> Perl's syntax is designed to be more close to natural language.
s/natural/English/. Some languages can be parsed by computer without problems. For example, simple 15kb C program can parse 100% of technical text in Esperanto, 98% of technical text in Ukrainian (my native language), 84% of technical text in Russian, and so on. Not so simple parser can parse more than 100% of text, i.e. it can fix errors in text.
For me, shell is much closer to my native language than perl or SQL.
PS.
AFAIK, there is no natural language in the wild nature. :-/
All human languages are artificial.
Hold Common Lisp next to Perl 5, and you tell me which one has "a lot" of syntax.
I realize that Lisp has some syntax, and of course the fact that everything fits into S-exps is important, but I would not say that it has "a lot" of syntax compared to the vast majority of active languages.
I don't think there are many active languages with a more complex LOOP construct. Add to that, that some implementations have an extensible LOOP that allows to add even more syntax to it.
Common Lisp has more than 30 special syntactic constructs: block, catch, eval-when, LET, ..., unwind-protect.
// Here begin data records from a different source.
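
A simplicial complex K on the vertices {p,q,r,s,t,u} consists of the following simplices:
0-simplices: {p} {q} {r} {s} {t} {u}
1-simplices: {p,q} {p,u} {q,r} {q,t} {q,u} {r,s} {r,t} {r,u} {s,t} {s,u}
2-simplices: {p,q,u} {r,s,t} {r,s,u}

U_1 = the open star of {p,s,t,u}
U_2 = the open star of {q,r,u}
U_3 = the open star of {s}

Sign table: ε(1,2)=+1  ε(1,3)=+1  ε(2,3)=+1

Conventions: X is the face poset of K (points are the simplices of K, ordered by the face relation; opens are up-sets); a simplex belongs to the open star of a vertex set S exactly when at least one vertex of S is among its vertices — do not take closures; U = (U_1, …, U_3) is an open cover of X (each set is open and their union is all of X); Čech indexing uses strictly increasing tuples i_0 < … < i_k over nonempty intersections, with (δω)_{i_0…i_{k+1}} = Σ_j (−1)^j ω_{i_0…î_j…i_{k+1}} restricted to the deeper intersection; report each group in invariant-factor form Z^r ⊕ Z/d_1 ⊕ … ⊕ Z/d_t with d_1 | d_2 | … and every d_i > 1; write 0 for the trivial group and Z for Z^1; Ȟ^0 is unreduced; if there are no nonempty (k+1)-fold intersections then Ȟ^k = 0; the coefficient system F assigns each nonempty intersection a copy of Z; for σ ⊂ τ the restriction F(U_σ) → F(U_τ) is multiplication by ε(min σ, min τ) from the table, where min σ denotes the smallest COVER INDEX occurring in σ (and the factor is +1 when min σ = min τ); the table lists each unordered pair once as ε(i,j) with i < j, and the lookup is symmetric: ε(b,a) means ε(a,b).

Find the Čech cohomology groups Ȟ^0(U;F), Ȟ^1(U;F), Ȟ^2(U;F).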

It has probably more than a hundred macros that implement syntax: DEFUN, LOOP, DEFMACRO, WITH-OPEN-FILE, DEFPACKAGE, PPRINT-LOGICAL-BLOCK, HANDLER-CASE, ...
It has various basic syntactic elements like function lambda lists, macro lambda lists, etc.
It has FORMAT string syntax.
I'm not trying to win a contest with PERL and its syntax, but thinking that Common Lisp has almost no syntax is misguided. As I mentioned, in Common Lisp much of the syntax is implemented on top of s-expressions.
Stuff like regexp syntax is implemented in Common Lisp libraries. Like this one: http://weitz.de/cl-ppcre/ .
Calling perl syntax "decent", and by implication better than lisp syntax (such as there is) is mind bending.